When we install an application, unfortunately we do not review the permissions requested on our mobile. This is also partly the fault of Google, since it does not show us the permissions when we install it, but we must go to look for them manually at the bottom. If you did as with the APK, which shows them when you open it, it would not happen what is happening with the flashlight apps.
Apps that requested up to 77 permissions just to turn on the flashlight
Most Android phones in recent years have the flashlight function in the notification bar, so that, by pressing a simple button, the flashlight comes on. However, millions of users continue to download the applications to turn on the flashlight even though their mobile phone already includes the native function, and this exposes your mobile phone to danger.
An Avast security researcher named Luis Corrons analyzed all the flashlight applications in the Play Store. In total, he found 937, of which there were 7 that were directly malicious apps.
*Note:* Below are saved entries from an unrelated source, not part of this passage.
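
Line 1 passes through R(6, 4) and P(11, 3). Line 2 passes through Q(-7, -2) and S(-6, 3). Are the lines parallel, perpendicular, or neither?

Slope of line 1: m1 = (3 - 4)/(11 - 6) = -1/5 = -1/5
Slope of line 2: m2 = (3 - -2)/(-6 - -7) = 5/1 = 5
m1 * m2 = (-1/5) * (5) = -1 = -1, so the lines are perpendicular.

Perpendicular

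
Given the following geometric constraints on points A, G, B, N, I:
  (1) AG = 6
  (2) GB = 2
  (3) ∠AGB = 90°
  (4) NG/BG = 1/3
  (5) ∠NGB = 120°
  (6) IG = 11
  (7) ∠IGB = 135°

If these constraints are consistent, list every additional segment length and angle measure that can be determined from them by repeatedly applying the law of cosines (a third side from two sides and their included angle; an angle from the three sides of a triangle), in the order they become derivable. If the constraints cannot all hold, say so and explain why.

The constraints are consistent. Derivable facts, in order:
After 1 step:
- AB = 2·√10
- BI ≈ 12.49
- BN = 2/3·√13
After 2 steps:
- ∠ABG = 71.57°
- ∠BAG = 18.43°
- ∠BIG = 6.5°
- ∠BNG = 46.1°
- ∠GBI = 38.5°
- ∠GBN = 13.9°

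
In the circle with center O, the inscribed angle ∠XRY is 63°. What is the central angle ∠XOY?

The inscribed angle theorem states that a central angle is always twice any inscribed angle that subtends the same arc.
Since the inscribed angle is 63°, the central angle = 2 × 63° = 126°.

126°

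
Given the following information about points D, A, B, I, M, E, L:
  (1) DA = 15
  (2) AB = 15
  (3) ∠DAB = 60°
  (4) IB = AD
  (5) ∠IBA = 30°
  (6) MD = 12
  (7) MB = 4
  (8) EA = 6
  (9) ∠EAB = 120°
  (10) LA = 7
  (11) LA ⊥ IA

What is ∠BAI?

From the given relations: IB = AD = 15.
Step 1: By the law of cosines on triangle ABI: AI² = 15² + 15² − 2·15·15·cos(30°) = 60.29, so AI ≈ 7.76.
Step 2: By the inverse law of cosines on triangle BAI: cos(∠BAI) = (15² + 7.76² − 15²) / (2·15·7.76) = 60.29/232.94 = 0.2588, so ∠BAI = 75°.

Therefore, the measure of angle ∠BAI = 75°.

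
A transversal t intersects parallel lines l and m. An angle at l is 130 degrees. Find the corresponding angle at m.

Corresponding angles are equal: 130 degrees.

130 degrees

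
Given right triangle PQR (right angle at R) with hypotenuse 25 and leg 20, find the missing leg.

By the Pythagorean theorem: QR^2 = PQ^2 - PR^2
QR^2 = 25^2 - 20^2 = 625 - 400 = 225
QR = sqrt(225) = 15

15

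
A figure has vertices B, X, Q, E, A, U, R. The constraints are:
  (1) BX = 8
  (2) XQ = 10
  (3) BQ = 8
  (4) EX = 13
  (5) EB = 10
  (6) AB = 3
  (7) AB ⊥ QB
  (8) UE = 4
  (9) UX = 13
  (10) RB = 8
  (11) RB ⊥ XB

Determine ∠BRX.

Step 1: By the law of cosines on triangle RBX: RX² = 8² + 8² − 2·8·8·cos(90°) = 128, so RX = 8·√2.
Step 2: By the inverse law of cosines on triangle BRX: cos(∠BRX) = (8² + (8·√2)² − 8²) / (2·8·8·√2) = 128/181.02 = 0.7071, so ∠BRX = 45°.

Therefore, the measure of angle ∠BRX = 45°.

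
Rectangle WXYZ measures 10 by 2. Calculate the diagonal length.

d = sqrt(10^2 + 2^2) = sqrt(104) = 2*sqrt(26)

2*sqrt(26)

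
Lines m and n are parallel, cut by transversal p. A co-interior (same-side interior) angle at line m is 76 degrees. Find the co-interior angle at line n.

Co-interior (same-side interior) angles are between the parallel lines on the same side of the transversal.
Unlike corresponding or alternate interior angles, they are supplementary rather than equal.
So the angle = 180 - 76 = 104 degrees.

104 degrees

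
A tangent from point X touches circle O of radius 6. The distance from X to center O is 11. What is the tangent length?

The tangent, radius, and line from the external point to the center form a right triangle.
The right angle is where the tangent meets the radius.
By the Pythagorean theorem: tangent² + 6² = 11²
tangent² = 121 - 36 = 85
tangent = sqrt(85)

sqrt(85)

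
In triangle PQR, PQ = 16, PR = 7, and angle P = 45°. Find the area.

Area = (1/2)(16)(7) sin(45°) = (1/2)(16)(7)(sqrt(2)/2) = 28*sqrt(2)

28*sqrt(2)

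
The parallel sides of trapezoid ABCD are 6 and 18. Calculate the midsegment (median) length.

midsegment = (6 + 18) / 2 = 24 / 2 = 12

12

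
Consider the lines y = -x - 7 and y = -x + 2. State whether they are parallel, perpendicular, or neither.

Slope of line 1: m1 = -1
Slope of line 2: m2 = -1
m1 = m2, so the lines are parallel.

Parallel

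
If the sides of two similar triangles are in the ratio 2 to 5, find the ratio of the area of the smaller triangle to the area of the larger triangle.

Area ratio = (side ratio)^2 = (2/5)^2 = 4:25.

4:25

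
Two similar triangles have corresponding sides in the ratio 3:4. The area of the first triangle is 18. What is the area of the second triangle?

The ratio of areas of similar triangles = (side ratio)^2.
Side ratio = 3:4, so area ratio = 9:16.
Area of the second triangle / Area of the first triangle = 16/9
Area of the second triangle = 18 * 16/9 = 32

32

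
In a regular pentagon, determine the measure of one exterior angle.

Each exterior angle of a regular n-gon is 360 / n.
For n = 5: 360 / 5 = 72 degrees.

72 degrees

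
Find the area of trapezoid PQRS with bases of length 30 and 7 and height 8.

A trapezoid's area equals the midsegment times the height.
The midsegment is (30 + 7) / 2 = 37/2.
Area = 37/2 * 8 = 148.

148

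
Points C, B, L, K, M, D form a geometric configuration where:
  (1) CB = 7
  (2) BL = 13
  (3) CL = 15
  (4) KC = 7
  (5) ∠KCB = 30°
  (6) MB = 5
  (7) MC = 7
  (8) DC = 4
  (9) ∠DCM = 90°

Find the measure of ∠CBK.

Step 1: By the law of cosines on triangle BCK: BK² = 7² + 7² − 2·7·7·cos(30°) = 13.13, so BK ≈ 3.62.
Step 2: By the inverse law of cosines on triangle CBK: cos(∠CBK) = (7² + 3.62² − 7²) / (2·7·3.62) = 13.13/50.73 = 0.2588, so ∠CBK = 75°.

Therefore, the measure of angle ∠CBK = 75°.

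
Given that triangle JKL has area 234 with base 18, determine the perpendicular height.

height = 2 * 234 / 18 = 26

26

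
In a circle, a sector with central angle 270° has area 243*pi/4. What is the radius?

Sector area A = πr² × θ/360, so r² = 360A / (πθ).
r² = 360 × 243*pi/4 / (π × 270)
r² = 81
r = 9

9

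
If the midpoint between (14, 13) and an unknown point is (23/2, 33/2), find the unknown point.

Using the midpoint formula: M = ((x1 + x2)/2, (y1 + y2)/2)
We know M = (23/2, 33/2) and C = (14, 13)
For x: 23/2 = (14 + x2)/2, so x2 = 2*23/2 - 14 = 9
For y: 33/2 = (13 + y2)/2, so y2 = 2*33/2 - 13 = 20
A = (9, 20)

(9, 20)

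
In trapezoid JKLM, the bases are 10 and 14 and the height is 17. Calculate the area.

Area = (10 + 14) * 17 / 2 = 408 / 2 = 204

204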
The rest asked for a large number of permissions, with an average of 25, and two asked for up to 77. The list of the 10 apps that asked for the most is the following:
Ultra Color Flashlight, 77 permissions, 100,000 downloads
Super Bright Flashlight, 77 permissions, 100,000 downloads
Flashlight Plus, 76 permissions, 1,000,000 downloads
Brightest LED Flashlight – Multi LED & SOS Mode, 76 permissions, 100,000 downloads
Fun Flashlight SOS mode & Multi LED, 76 permissions, 100,000 downloads
Super Flashlight LED & Morse code, 74 permissions, 1,000,000 downloads
FlashLight – Brightest Flash Light, 71 permissions, 1,000,000 downloads
Flashlight for Samsung, 70 permissions, 500,000 downloads
Flashlight – Brightest LED Light & Call Flash, 68 permissions, 1,000,000 downloads
Free Flashlight – Brightest LED, Call Screen, 68 permissions, 500,000 downloads
Some apps could record calls and activate the microphone
Among the permissions they requested were some really worrisome, such as access to calls, the possibility of recording audio (requested by 77 apps), read the contact list (requested by 180 apps), or even create new contacts, as requested by 21 apps 24 of them asked permission to download content without informing the user, and 8 of them could even record calls if they wanted.
This series of permissions shows one of the most used techniques by malware creators. Normally, they first launch an app that seems innocent, but then in the future they turn it into something much more dangerous by taking advantage of these permissions that are already granted. The CamScanner case is one of the most serious in recent years of an app that operates normally and suddenly begins to have malicious activity.